MANAGE THE LINSANITY: TNT's Charles Barkley said last Thursday after the Knicks' loss to the Heat that the organization "was doing a horrible job managing the media aspect of Linsanity," and added that it "has turned into an on-court issue." Barkley said, "The Knicks have to do a better job handling [G Jeremy Lin] with the press. He does too many interviews. I understand Linsanity and everything. It’s a great story but he’s doing too much." He said the Knicks "can turn them (interview requests) down. Lin needs to rest. This season is so condensed. Turn them down. They’ll get over it.” In N.Y., Bob Raissman noted TNT’s Ernie Johnson "interrupted Barkley’s riff claiming the Knicks nixed a Lin appearance with David Letterman." Raissman noted one way to "keep this train rolling is by showing all sides of Lin." That is why "interviews and public appearances are essential." They are "good for the NBA’s overall business all over the world too." However, as Barkley explained, "there is a down side to all this." One that "could be detrimental to Lin and the Knicks" (N.Y. DAILY NEWS, 2/26).
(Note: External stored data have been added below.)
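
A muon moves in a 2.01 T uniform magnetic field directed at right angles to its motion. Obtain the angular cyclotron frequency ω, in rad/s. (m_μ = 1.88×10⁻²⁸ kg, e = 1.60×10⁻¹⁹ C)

ω = qB/m = (1×1.60×10^-19)(2.01) / (1.88×10^-28) = 1.71×10^9 rad/s.

ω ≈ 1.71×10^9 rad/s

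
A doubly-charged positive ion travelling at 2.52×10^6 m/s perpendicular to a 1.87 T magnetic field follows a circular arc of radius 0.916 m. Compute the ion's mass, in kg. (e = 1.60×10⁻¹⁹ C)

m ≈ 2.18×10^-25 kg

qvB = mv²/r ⇒ m = qBr/v.
m = (2×1.60×10^-19)(1.87)(0.916) / (2.52×10^6) = 2.18×10^-25 kg.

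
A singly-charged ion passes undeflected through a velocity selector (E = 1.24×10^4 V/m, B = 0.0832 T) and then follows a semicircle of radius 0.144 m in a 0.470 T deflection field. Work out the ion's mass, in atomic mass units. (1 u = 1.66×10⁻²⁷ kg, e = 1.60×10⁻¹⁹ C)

m ≈ 43.8 u

v = E/B₁ = 1.49×10^5 m/s.
From r = mv/(qB₂), m = qB₂r/v = (1×1.60×10^-19)(0.470)(0.144) / (1.49×10^5) = 7.27×10^-26 kg.
In atomic mass units: m = 7.27×10^-26 / 1.66×10^-27 = 43.8 u.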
WILLING TO SPEND: In Charlotte, Rick Bonnell noted the Bobcats could have "up to $21 million in space under the salary cap next summer." Bobcats President of Basketball Operations Rod Higgins said that team Owner Michael Jordan "'absolutely' has the resources and the willingness to spend the $80-$100 million it would cost to sign a maximum-salary player if such a talent was willing to sign" with the Bobcats (CHARLOTTE OBSERVER, 2/26).
SLOW PACE: In Indianapolis, Mike Wells noted the Pacers are nine games over .500 heading into tonight's game against the Warriors, but that "still hasn't enticed fans to support the team in person." The Pacers are "29th out of 30 teams in the league in attendance, averaging 13,789 fans a game" (INDIANAPOLIS STAR, 2/26).